Über das Fertigkeiten-Menü kann ich, die verlangte Anzahl an Talentpunkten vorausgesetzt, mein Arsenal beispielsweise durch aufgeladene Nah- und Fernkampfangriffe sowie Hecht- und Sturzattacken erweitern oder mit der entsprechenden Fähigkeit Gegner als Trampolin benutzen, um länger in der Luft zu bleiben. Hier finde ich aber vor allem auch die Esper-Fertigkeiten: Während Clive nur mit dem Phönix-Segen beginnt, gesellen sich nach und nach die anderen Elemente hinzu, die die schicken, aber schlichten Schwertschläge mit ihrem Effektgewitter und den wuchtigen Vibrationen locker in den Schatten stellen. Die Bandbreite der Esper-Fähigkeiten unterscheidet sich aber nicht nur optisch, sondern eröffnet auch spielerisch verschiedene Möglichkeiten.
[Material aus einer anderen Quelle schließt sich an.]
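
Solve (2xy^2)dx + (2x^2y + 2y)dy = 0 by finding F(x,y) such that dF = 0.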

Ein Schlachtfeld voller Möglichkeiten
Dass die Auseinandersetzungen mit giftigem Gemüse, grantigen Goblins oder rüstigen Rittern so viel Spaß machen, liegt auch an den hervorragend lesbaren Angriffen. Gerade in Bosskämpfen sind schnelle Sprünge und dicke Keulenschwinger immer gut zu erahnen, mein Gegenüber holt sichtbar aus oder geht in Offensivstellung. Trotzdem verlangt ein perfektes Ausweichmanöver präzises Timing, weshalb ich ein Gefühl für die Geschwindigkeit und den Radius der gegnerischen Angriffe entwickeln muss, um stylisch und in letzter Sekunde aus dem Weg zu hüpfen und den Gegner meinen eigenen Stahl schmecken zu lassen. Wem das noch nicht reicht, der hat auf dem D-Pad neben den Heiltränken noch ein weiteres Menü zur Hand, mit dem sich Wolf Torgal steuern lässt. Der treue Vierbeiner kann Gegner wahlweise attackieren, in die Luft werfen oder eure verlorenen Lebenspunkte ein wenig regenerieren, wobei sich seine Aktionen bei zeitigen Reaktionen mit meinen Angriffen kombinieren lassen.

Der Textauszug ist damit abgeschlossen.